The main characters of Delicious in Dungeon are charming enough to make the leisurely pace of this series work. As I have a fondness for dwarves, Senshi with his overadvanced cooking utensils was predestined to become one of my favourites. Izutsumi was a great surprise, and also Marcille quickly endeared herself to me. All the characters have some loveable quirks, dark secrets and unique dynamics with the other characters to make their wandering through the dungeon enjoyable.

There’s also plot in Delicious in Dungeon though it’s easy to forget after a few episodes. The characters are on a time-sensitive quest with high personal stakes, and at times there are hints of something bigger happening in the background.

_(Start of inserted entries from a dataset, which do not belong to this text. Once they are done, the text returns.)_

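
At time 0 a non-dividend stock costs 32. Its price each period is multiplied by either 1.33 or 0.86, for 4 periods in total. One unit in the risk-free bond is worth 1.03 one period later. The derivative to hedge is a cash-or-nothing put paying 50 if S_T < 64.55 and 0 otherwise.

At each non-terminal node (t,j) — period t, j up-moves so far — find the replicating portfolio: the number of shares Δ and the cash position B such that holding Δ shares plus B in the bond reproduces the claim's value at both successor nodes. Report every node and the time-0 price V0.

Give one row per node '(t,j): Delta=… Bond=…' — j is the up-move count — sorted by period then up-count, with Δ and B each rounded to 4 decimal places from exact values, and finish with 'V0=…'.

Since d<R<u, set p* = (R−d)/(u−d) = 0.3617; price each node as the discounted p*-expectation of its children.
Terminal payoffs: V(4,0)=50.0000, V(4,1)=50.0000, V(4,2)=50.0000, V(4,3)=0.0000, V(4,4)=0.0000
(3,0): S=20.3538. Δ = (V_up−V_dn)/(S_up−S_dn) = (50.0000−50.0000)/(27.0705−17.5043) = 0.0000. V = [p*·50.0000 + (1−p*)·50.0000]/1.03 = 48.5437. B = V − Δ·S = 48.5437.
(3,1): S=31.4774. Δ = (V_up−V_dn)/(S_up−S_dn) = (50.0000−50.0000)/(41.8649−27.0705) = 0.0000. V = [p*·50.0000 + (1−p*)·50.0000]/1.03 = 48.5437. B = V − Δ·S = 48.5437.
(3,2): S=48.6801. Δ = (V_up−V_dn)/(S_up−S_dn) = (0.0000−50.0000)/(64.7446−41.8649) = -2.1853. V = [p*·0.0000 + (1−p*)·50.0000]/1.03 = 30.9853. B = V − Δ·S = 137.3683.
(3,3): S=75.2844. Δ = (V_up−V_dn)/(S_up−S_dn) = (0.0000−0.0000)/(100.1282−64.7446) = 0.0000. V = [p*·0.0000 + (1−p*)·0.0000]/1.03 = 0.0000. B = V − Δ·S = 0.0000.
(2,0): S=23.6672. Δ = (V_up−V_dn)/(S_up−S_dn) = (48.5437−48.5437)/(31.4774−20.3538) = 0.0000. V = [p*·48.5437 + (1−p*)·48.5437]/1.03 = 47.1298. B = V − Δ·S = 47.1298.
(2,1): S=36.6016. Δ = (V_up−V_dn)/(S_up−S_dn) = (30.9853−48.5437)/(48.6801−31.4774) = -1.0207. V = [p*·30.9853 + (1−p*)·48.5437]/1.03 = 40.9639. B = V − Δ·S = 78.3221.
(2,2): S=56.6048. Δ = (V_up−V_dn)/(S_up−S_dn) = (0.0000−30.9853)/(75.2844−48.6801) = -1.1647. V = [p*·0.0000 + (1−p*)·30.9853]/1.03 = 19.2018. B = V − Δ·S = 85.1281.
(1,0): S=27.5200. Δ = (V_up−V_dn)/(S_up−S_dn) = (40.9639−47.1298)/(36.6016−23.6672) = -0.4767. V = [p*·40.9639 + (1−p*)·47.1298]/1.03 = 43.5918. B = V − Δ·S = 56.7108.
(1,1): S=42.5600. Δ = (V_up−V_dn)/(S_up−S_dn) = (19.2018−40.9639)/(56.6048−36.6016) = -1.0879. V = [p*·19.2018 + (1−p*)·40.9639]/1.03 = 32.1286. B = V − Δ·S = 78.4309.
(0,0): S=32.0000. Δ = (V_up−V_dn)/(S_up−S_dn) = (32.1286−43.5918)/(42.5600−27.5200) = -0.7622. V = [p*·32.1286 + (1−p*)·43.5918]/1.03 = 38.2967. B = V − Δ·S = 62.6864.
Check: Δ(0,0)·S0 + B(0,0) = 38.2967 = V0.

(0,0): Delta=-0.7622 Bond=62.6864
(1,0): Delta=-0.4767 Bond=56.7108
(1,1): Delta=-1.0879 Bond=78.4309
(2,0): Delta=0.0000 Bond=47.1298
(2,1): Delta=-1.0207 Bond=78.3221
(2,2): Delta=-1.1647 Bond=85.1281
(3,0): Delta=0.0000 Bond=48.5437
(3,1): Delta=0.0000 Bond=48.5437
(3,2): Delta=-2.1853 Bond=137.3683
(3,3): Delta=0.0000 Bond=0.0000
V0=38.2967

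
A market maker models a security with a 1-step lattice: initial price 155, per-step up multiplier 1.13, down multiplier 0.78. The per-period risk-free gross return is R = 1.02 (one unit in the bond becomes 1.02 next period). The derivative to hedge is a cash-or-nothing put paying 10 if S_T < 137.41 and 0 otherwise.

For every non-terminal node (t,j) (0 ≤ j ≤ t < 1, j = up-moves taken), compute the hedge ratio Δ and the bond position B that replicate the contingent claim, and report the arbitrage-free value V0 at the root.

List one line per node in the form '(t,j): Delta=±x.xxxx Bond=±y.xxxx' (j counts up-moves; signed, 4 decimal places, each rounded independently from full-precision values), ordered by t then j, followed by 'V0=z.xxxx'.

(0,0): Delta=-0.1843 Bond=31.6527
V0=3.0812

Since d<R<u, set p* = (R−d)/(u−d) = 0.6857; price each node as the discounted p*-expectation of its children.
Terminal payoffs: V(1,0)=10.0000, V(1,1)=0.0000
(0,0): S=155.0000. Δ = (V_up−V_dn)/(S_up−S_dn) = (0.0000−10.0000)/(175.1500−120.9000) = -0.1843. V = [p*·0.0000 + (1−p*)·10.0000]/1.02 = 3.0812. B = V − Δ·S = 31.6527.
Self-financing check: at every node Δ·S+B equals the discounted successor values.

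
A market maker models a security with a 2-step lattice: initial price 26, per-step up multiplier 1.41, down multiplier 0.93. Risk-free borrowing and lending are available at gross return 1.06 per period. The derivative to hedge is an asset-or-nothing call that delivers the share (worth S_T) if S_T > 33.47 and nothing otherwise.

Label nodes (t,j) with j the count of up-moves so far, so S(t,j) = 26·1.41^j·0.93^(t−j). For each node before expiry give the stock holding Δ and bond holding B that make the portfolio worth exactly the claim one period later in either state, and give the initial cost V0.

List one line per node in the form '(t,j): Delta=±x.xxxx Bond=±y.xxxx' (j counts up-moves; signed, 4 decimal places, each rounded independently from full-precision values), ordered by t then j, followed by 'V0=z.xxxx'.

(0,0): Delta=2.2395 Bond=-42.8679
(1,0): Delta=2.9375 Bond=-62.3177
(1,1): Delta=1.0000 Bond=0.0000
V0=15.3590

Under the risk-neutral measure, an up-move has probability p* = (R−d)/(u−d) = 0.2708 and values discount at R = 1.06.
Payoff layer (t=2): V(2,0)=0.0000, V(2,1)=34.0938, V(2,2)=51.6906
Node (1,0) S=24.1800: V=(p*·34.0938+(1−p*)·0.0000)/1.06=8.7111; Δ=(34.0938−0.0000)/(34.0938−22.4874)=2.9375; B=V−Δ·S=-62.3177
Node (1,1) S=36.6600: V=(p*·51.6906+(1−p*)·34.0938)/1.06=36.6600; Δ=(51.6906−34.0938)/(51.6906−34.0938)=1.0000; B=V−Δ·S=0.0000
Node (0,0) S=26.0000: V=(p*·36.6600+(1−p*)·8.7111)/1.06=15.3590; Δ=(36.6600−8.7111)/(36.6600−24.1800)=2.2395; B=V−Δ·S=-42.8679
Self-financing check: at every node Δ·S+B equals the discounted successor values.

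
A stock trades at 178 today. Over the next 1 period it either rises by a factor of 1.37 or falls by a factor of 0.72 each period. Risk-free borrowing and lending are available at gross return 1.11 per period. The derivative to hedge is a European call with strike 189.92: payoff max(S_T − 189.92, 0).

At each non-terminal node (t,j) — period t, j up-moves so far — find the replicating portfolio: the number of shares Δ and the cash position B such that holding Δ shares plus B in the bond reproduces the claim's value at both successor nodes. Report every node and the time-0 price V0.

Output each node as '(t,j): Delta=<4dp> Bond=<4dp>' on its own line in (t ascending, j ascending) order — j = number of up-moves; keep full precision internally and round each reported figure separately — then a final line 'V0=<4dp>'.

Risk-neutral probability p* = (R−d)/(u−d) = (1.11−0.72)/(1.37−0.72) = 0.6000.
Terminal payoffs: V(1,0)=0.0000, V(1,1)=53.9400
Node (0,0) S=178.0000: V=(p*·53.9400+(1−p*)·0.0000)/1.11=29.1568; Δ=(53.9400−0.0000)/(243.8600−128.1600)=0.4662; B=V−Δ·S=-53.8279
Self-financing check: at every node Δ·S+B equals the discounted successor values.

(0,0): Delta=0.4662 Bond=-53.8279
V0=29.1568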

When you’ve just gotten used to the cozy cooking shenanigans, Delicious in Dungeon reminds you of some darker aspects of its world and story. I thought it was clever how the series juggles these paradoxical tones.

All in all, I would say Delicious in Dungeon is a comfortable watch that also provides overarching tension through some (heavier) subjects and questions. If you enjoy anime and fantasy, I recommend you watch it.